Total BIM in Swedish installation contracting; a comparative study of model-based and traditional ventilation contracting
(2024) Ahmadi, Reza
Time waste and budget overruns are common issues in most construction projects. Digital tools like Building Information Modeling (BIM) have been developed to address these problems. While BIM has improved the design process, its adoption on construction sites remains limited, where paper drawings are still dominant. Total BIM is a new concept that is becoming popular in Scandinavia and aims to use BIM models even in the production phase. This approach eliminates the need for paper drawings and has the potential to improve both project efficiency and accuracy. Therefore, this study aims to compare model-based versus traditional working methods in the production phase of a real-world installation project and analyze workers' reactions to the new concept. To conduct this comparison, the traditional workflows of an installation company were studied, and one of their ongoing ventilation projects, Blå Stjärnan, was selected as the reference project. A 3D model of the project was compiled using StreamBIM, and the company’s installers formed the study group. The comparison focused on three key areas: time spent on quantity takeoff, differences in cost estimation, and the workers’ experience with the installation process.

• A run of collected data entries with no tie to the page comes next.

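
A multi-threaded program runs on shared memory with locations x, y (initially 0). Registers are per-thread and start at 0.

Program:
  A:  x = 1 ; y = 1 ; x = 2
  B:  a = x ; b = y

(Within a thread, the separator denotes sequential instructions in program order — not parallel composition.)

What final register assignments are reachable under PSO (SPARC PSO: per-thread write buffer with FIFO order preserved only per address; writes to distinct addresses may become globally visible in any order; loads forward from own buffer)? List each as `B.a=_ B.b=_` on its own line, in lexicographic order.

B.a=0 B.b=0
B.a=0 B.b=1
B.a=1 B.b=0
B.a=1 B.b=1
B.a=2 B.b=0
B.a=2 B.b=1

outcome vector order: (B.a,B.b)
|PSO outcomes| = 6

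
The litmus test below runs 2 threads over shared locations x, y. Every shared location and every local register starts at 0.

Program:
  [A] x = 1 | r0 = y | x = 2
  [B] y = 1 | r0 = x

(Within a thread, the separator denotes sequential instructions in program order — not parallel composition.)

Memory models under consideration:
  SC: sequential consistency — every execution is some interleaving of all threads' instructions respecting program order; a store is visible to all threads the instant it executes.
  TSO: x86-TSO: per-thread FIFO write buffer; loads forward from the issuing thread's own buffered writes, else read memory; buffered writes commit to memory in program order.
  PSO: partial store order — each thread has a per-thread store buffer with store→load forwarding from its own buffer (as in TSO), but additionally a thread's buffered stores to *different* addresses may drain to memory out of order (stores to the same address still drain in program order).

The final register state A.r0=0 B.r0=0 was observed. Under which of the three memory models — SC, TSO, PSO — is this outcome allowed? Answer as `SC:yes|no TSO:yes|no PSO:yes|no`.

SC:no TSO:yes PSO:yes

outcome vector order: (A.r0,B.r0)
under SC → 0/1, 0/2, 1/0, 1/1, 1/2
under TSO → 0/0, 0/1, 0/2, 1/0, 1/1, 1/2
under PSO → 0/0, 0/1, 0/2, 1/0, 1/1, 1/2
target 0/0 ∈ {TSO,PSO}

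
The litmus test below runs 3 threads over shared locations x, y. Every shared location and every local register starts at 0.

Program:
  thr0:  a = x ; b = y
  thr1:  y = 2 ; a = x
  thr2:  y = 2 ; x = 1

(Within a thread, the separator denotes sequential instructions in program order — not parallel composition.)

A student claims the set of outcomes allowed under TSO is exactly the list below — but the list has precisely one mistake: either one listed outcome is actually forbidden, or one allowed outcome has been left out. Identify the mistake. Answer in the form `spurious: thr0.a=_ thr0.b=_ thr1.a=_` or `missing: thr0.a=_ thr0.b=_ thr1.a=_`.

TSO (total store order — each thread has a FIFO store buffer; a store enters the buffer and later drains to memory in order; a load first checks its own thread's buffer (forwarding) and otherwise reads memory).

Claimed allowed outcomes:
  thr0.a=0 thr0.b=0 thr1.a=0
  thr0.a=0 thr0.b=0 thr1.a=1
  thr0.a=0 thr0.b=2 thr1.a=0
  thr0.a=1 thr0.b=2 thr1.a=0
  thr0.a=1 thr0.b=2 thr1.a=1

outcome vector order: (thr0.a,thr0.b,thr1.a)
TSO (6): 000 001 020 021 120 121
TSO∖claimed = {021}

missing: thr0.a=0 thr0.b=2 thr1.a=1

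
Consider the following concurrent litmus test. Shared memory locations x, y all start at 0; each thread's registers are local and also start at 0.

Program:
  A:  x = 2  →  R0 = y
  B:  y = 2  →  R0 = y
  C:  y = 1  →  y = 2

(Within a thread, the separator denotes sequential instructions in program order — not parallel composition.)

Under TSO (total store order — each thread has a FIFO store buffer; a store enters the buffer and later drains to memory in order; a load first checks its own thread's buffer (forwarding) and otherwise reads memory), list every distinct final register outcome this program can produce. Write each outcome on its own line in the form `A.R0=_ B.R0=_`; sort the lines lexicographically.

A.R0=0 B.R0=1
A.R0=0 B.R0=2
A.R0=1 B.R0=1
A.R0=1 B.R0=2
A.R0=2 B.R0=1
A.R0=2 B.R0=2

outcome vector order: (A.R0,B.R0)
|TSO outcomes| = 6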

The study also identifies several lessons and challenges related to the implementation of Total BIM. The results showed that model-based quantity takeoff improved efficiency by 40 times compared to traditional drawing-based methods. Additionally, traditional methods tended to underestimate project costs by 8% due to human errors. Workers on-site reported significant improvements in planning, efficiency, and accuracy when using the 3D model, and noted that communication through the model would have been beneficial if requirements were set. However, despite its potential, the industry remains hesitant to fully adopt Total BIM due to established workflows and the legal binding nature of paper drawings. Increased knowledge within the construction industry and successful real-world implementations could encourage clients to oblige the use of BIM models in production.